A topnotch WordPress.com site
Every year, employers spend $2 billion on wellness programmes. This is according to market researcher IBISWorld, which doesn’t even take into account the cost of corporate wellness plans that companies develop in-house. That’s a lot of cash to stake on your employee’s, and your business’, wellbeing, but the real question is; does it pay off?
The short answer is, experts still don’t know. Some studies have suggested that, for every dollar spent on wellness programmes, companies save three dollars or more in savings. However, most of this research is done by comparing workers who participate with those who don’t, and do not account for their different levels of motivation. A Rand Corp. analysis last year concluded that the evidence is insufficient ‘to definitively assess the impact of workplace wellness on health outcomes and cost.’
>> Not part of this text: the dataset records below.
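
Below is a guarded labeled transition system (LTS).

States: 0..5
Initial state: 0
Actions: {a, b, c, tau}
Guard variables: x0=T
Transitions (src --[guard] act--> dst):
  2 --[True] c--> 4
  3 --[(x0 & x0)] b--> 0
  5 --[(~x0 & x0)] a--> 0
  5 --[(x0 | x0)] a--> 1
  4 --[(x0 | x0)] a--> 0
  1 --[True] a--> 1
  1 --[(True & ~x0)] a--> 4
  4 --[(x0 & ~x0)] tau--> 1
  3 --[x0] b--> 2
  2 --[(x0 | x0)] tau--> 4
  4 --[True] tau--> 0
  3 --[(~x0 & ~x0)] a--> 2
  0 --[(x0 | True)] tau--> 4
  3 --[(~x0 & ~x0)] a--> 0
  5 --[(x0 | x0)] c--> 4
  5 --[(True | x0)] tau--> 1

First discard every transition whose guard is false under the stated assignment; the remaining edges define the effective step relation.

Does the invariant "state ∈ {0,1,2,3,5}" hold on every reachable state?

Allowed set {0,1,2,3,5}
Reach set: {0,4}
  0: safe
  4: outside
reach 4 via tau — violates

Answer: INVARIANT VIOLATED at state 4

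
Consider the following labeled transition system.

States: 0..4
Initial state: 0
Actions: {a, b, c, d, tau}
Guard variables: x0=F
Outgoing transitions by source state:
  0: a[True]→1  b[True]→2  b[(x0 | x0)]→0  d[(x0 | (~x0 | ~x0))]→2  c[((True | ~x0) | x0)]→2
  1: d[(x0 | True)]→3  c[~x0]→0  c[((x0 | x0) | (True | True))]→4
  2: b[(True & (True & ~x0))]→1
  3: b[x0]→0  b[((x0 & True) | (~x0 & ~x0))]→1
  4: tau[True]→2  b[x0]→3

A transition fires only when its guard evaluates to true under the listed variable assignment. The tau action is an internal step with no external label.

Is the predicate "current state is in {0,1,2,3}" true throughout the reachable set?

Safe = {0,1,2,3}
Reachable = {0,1,2,3,4}
  0: ✓
  1: ✓
  2: ✓
  3: ✓
  4: ✗ unsafe
witness against invariant: a·c → 4

Answer: INVARIANT VIOLATED at state 4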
Plus there’s a side to corporate wellness programmes which implies that the employee’s wellbeing is not the greatest concern to companies, but rather the cost of their care. Under the Affordable Care Act, companies may charge workers premiums of up to 30% more if they don’t meet certain health goals, and Alan Balch, vice president of the Preventive Health Partnership, an alliance of the American Cancer Society, the American Diabetes Association, and the American Heart Association, argues that this could keep the sickest workers from affording the care they need. He asserts, ‘If it becomes a tool for shifting health-care costs, you might undermine the whole idea of workplace wellness.’
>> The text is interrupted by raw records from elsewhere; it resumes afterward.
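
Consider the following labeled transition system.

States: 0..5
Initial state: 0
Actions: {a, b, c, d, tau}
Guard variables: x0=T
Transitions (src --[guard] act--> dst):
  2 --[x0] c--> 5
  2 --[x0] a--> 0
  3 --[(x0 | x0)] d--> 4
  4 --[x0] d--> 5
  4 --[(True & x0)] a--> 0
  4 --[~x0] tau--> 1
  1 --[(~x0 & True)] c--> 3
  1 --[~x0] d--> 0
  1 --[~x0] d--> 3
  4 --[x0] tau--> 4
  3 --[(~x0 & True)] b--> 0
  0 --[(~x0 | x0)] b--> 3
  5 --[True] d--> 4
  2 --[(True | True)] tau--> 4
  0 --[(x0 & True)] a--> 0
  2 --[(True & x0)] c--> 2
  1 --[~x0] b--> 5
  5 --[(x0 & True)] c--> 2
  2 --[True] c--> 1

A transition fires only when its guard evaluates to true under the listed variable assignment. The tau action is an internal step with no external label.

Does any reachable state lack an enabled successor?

Answer: DEADLOCK at state 1

Analysis:
Reach set: {0,1,2,3,4,5}
  0: a→0  b→3  [2 exit(s)]
  1: ∅  [no exit]
  2: a→0  c→1  c→2  c→5  tau→4  [5 exit(s)]
  3: d→4  [1 exit(s)]
  4: a→0  d→5  tau→4  [3 exit(s)]
  5: c→2  d→4  [2 exit(s)]
trace reaching 1: b·d·d·c·c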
Yet, HR professionals are convinced that properly designed corporate wellness programmes save money. According to Bruce Elliott, manager of compensation and benefits at the Society for Human Resource Management, ‘It’s an investment, and it’s an investment that does take some time.’ He notes that helping your employees to quit smoking or unhealthy diets will save you money over three to five years, but you shouldn’t use penalties to try to coerce workers to change their behaviour. ‘The one thing that does worry me is the utter lack of metrics and really, the utter lack of thought,’ Elliott says. ‘We’re now more at a herd mentality.’
Jeffrey Harris, director of the Health Promotion Research Centre at the University of Washington, adds that deep changes to the workplace are needed, rather than just starting up a wellness programme. He says that the workplace metamorphosis needed ‘is hard, and it’s hard to outsource that to an outside firm, so most companies don’t try.’ Harris suggests that companies who lavish employees with free snacks could be adding to worker obesity, commenting, ‘Strongly consider whether you want to try to change the culture around a place by removing the bowl of Hershey’s Kisses.’